Rlbp1 promoter drives robust Müller glial GFP expression in transgenic mice.

PURPOSE: Müller glia are essential for maintaining retinal homeostasis and exhibit neuroprotective and deleterious responses during retinal degeneration. Having the ability to visualize and genetically manipulate Müller glia in vivo will facilitate a better understanding of how these cells contribute to these processes. The goal of this study was to determine whether regulatory elements of the retinaldehyde binding protein 1 (Rlbp1; formerly Cralbp) gene can drive robust Müller glial gene expression in vivo.
METHODS: Transgenic mice were generated by pronuclear injection of a construct carrying a 3-kilobase (kb) region of the Rlbp1 gene and 5'-flanking sequences linked to the enhanced green fluorescent protein (GFP) cDNA. GFP expression was analyzed by immunohistology in regions of the central nervous system in which RLBP1 protein is expressed, in retinas from wild-type and retinal degeneration 1 (rd1) mice, and during retinal development.

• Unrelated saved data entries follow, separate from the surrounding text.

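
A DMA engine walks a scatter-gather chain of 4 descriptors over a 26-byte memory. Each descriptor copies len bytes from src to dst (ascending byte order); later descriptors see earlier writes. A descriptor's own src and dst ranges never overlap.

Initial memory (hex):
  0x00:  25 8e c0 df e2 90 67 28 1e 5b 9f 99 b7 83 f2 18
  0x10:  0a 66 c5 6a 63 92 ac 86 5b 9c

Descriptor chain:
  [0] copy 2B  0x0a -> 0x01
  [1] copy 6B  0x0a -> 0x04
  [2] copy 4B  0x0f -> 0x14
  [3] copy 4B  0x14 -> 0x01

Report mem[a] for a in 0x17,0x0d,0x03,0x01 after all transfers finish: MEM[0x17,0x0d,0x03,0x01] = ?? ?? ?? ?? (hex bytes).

D0: mem[0x01..0x02] <- [9f 99]
D1: mem[0x04..0x09] <- [9f 99 b7 83 f2 18]
D2: mem[0x14..0x17] <- [18 0a 66 c5]
D3: mem[0x01..0x04] <- [18 0a 66 c5]
query mem[0x17]=0xc5, mem[0x0d]=0x83, mem[0x03]=0x66, mem[0x01]=0x18

MEM[0x17,0x0d,0x03,0x01] = c5 83 66 18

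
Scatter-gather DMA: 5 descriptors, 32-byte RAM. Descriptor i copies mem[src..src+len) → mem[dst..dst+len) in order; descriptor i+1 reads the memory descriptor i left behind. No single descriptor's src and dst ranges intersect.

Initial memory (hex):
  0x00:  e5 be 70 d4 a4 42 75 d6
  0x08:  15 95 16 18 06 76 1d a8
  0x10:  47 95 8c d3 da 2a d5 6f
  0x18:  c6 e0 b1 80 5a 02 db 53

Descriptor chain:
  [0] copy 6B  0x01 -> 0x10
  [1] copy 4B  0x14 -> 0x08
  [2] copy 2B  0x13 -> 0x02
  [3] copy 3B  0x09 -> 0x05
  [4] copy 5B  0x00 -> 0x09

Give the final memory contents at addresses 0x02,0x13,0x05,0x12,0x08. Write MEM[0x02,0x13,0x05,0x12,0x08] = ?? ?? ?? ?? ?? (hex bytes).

MEM[0x02,0x13,0x05,0x12,0x08] = a4 a4 75 d4 42

#0 dst[0x10+6] := {0xbe,0x70,0xd4,0xa4,0x42,0x75}
#1 dst[0x08+4] := {0x42,0x75,0xd5,0x6f}
#2 dst[0x02+2] := {0xa4,0x42}
#3 dst[0x05+3] := {0x75,0xd5,0x6f}
#4 dst[0x09+5] := {0xe5,0xbe,0xa4,0x42,0xa4}
query mem[0x02]=0xa4, mem[0x13]=0xa4, mem[0x05]=0x75, mem[0x12]=0xd4, mem[0x08]=0x42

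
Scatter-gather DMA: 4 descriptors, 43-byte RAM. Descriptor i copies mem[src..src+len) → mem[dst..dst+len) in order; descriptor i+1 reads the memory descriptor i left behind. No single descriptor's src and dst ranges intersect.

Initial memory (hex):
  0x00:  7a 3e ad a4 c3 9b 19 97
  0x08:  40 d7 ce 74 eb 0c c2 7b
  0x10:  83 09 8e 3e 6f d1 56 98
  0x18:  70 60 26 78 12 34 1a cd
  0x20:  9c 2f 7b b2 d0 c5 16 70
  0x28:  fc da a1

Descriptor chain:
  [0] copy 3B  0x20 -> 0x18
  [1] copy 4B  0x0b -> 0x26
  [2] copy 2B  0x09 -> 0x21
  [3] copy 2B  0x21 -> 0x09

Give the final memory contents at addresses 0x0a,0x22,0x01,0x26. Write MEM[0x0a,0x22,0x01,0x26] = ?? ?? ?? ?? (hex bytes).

  after D0: wrote 3B at 0x18 = 9c2f7b
  after D1: wrote 4B at 0x26 = 74eb0cc2
  after D2: wrote 2B at 0x21 = d7ce
  after D3: wrote 2B at 0x09 = d7ce
query mem[0x0a]=0xce, mem[0x22]=0xce, mem[0x01]=0x3e, mem[0x26]=0x74

MEM[0x0a,0x22,0x01,0x26] = ce ce 3e 74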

RESULTS: Three transgenic lines were generated, and the one with the strongest and most consistent GFP expression was characterized further. Müller glia displayed robust GFP expression at all postnatal developmental stages and in the rd1 retina. Onset of expression occurred by birth in retinal progenitor cells.
CONCLUSIONS: Regulatory elements in a restricted region of the Rlbp1 gene are sufficient to drive GFP expression in vivo. This transgenic line provides robust GFP expression that can be used to visualize retinal progenitor cells during postnatal development and Müller glia during their differentiation and in the healthy or degenerating adult retina.